The Institute is today able to build on its over 50-year history. While the emphasis was placed on the history of private law in Europe at the time Helmut Coing established the Institute in 1964, subsequent directors – Walter Wilhelm, Dieter Simon, Michael Stolleis and Marie Theres Fögen – gradually extended the fields of activity to other research areas, such as the history of public law, international law and criminal law. For quite some time, a great deal of importance was attached to the evaluation of legislation and key scholarly reference texts. Today, however, the focus is primarily on working with other relevant source materials. Whereas emphasis was traditionally placed on the legal history of Europe, under the direction of Thomas Duve (since 2009) and Stefan Vogenauer (since 2015) the Institute has increasingly expanded its scope to also include other regions. Comparative, global, and global-historical perspectives are employed to overcome the analytical divisions separating these regions, to critically evaluate certain fundamental assumptions about European legal history and legal theory, and, furthermore, to trace out Europe as a global region from a legal historical perspective. The establishment of a third department in September 2020 enlarged the Institute’s previously predominantly legal-historical focus to now also encompass research on legal theory.

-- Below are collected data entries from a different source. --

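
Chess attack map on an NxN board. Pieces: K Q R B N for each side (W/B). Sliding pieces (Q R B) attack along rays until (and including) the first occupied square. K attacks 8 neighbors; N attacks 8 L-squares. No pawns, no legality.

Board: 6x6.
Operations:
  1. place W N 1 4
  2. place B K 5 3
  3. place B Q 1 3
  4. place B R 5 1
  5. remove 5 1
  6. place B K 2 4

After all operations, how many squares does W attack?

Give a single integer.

Op 1: place WN@(1,4)
Op 2: place BK@(5,3)
Op 3: place BQ@(1,3)
Op 4: place BR@(5,1)
Op 5: remove (5,1)
Op 6: place BK@(2,4)
Per-piece attacks for W:
  WN@(1,4): attacks (3,5) (2,2) (3,3) (0,2)
Union (4 distinct): (0,2) (2,2) (3,3) (3,5)

Answer: 4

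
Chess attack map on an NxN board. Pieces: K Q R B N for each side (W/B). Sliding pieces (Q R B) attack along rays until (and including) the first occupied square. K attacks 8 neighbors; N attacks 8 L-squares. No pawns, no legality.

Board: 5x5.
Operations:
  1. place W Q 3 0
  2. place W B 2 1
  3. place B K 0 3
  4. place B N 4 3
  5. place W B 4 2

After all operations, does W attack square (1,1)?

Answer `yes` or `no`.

Op 1: place WQ@(3,0)
Op 2: place WB@(2,1)
Op 3: place BK@(0,3)
Op 4: place BN@(4,3)
Op 5: place WB@(4,2)
Per-piece attacks for W:
  WB@(2,1): attacks (3,2) (4,3) (3,0) (1,2) (0,3) (1,0) [ray(1,1) blocked at (4,3); ray(1,-1) blocked at (3,0); ray(-1,1) blocked at (0,3)]
  WQ@(3,0): attacks (3,1) (3,2) (3,3) (3,4) (4,0) (2,0) (1,0) (0,0) (4,1) (2,1) [ray(-1,1) blocked at (2,1)]
  WB@(4,2): attacks (3,3) (2,4) (3,1) (2,0)
W attacks (1,1): no

Answer: no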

Roughly 60 researchers from various regions of the world are working in the three departments – European and Comparative Legal History (Department Stefan Vogenauer) and Historical Regimes of Normativity (Department Thomas Duve) and Multidisciplinary Theory of Law (Department Marietta Auer) – and the currently two Max Planck Research Groups.
Many research projects are carried out together with researchers in Germany and abroad, in some cases within the framework of formal co-operations. Visitors coming to Frankfurt to do their research stays bring the Institute into contact with a variety of different academic discourses. Its research, publications and co-operations make it a point of reference for the national and international scientific communities. With its specialist library containing around 490,000 printed media units, it offers unparalleled working conditions for legal-historical research. The range of media and services in the virtual reading room are constantly being developed and expanded. Some of the Institute’s research output is reflected in its book series, the journal Rechtsgeschichte - Legal History and further publications published by the Institute. The research and work carried out by the Institute is evaluated by an Advisory Board, while a friends’ association support and promote its activities. Further information about this work is available online in our Activity Reports.
The Institute has been based in Frankfurt am Main since its founding. The city offers an inspirational environment for the Institute and its visitors. Inseparably linked with German (legal) history as an imperial palace, as a venue for important synods in the Carolingian period, as a free imperial city and the site of elections of German kings, and later as the seat of the St Paul’s Church parliament, today Frankfurt is not only a financial and economic centre, but it is also home to cultural institutions of international renown, museums and a major book fair. The Goethe University Frankfurt is home to the largest German institute for legal history of any university, where a wide range of research is conducted in the fields of law, history and the humanities. Transregional co-operations in the areas of research and support at the graduate level – also within the context of Max Planck Law – all contribute to making Frankfurt a hub in the global network of fundamental research in legal scholarship.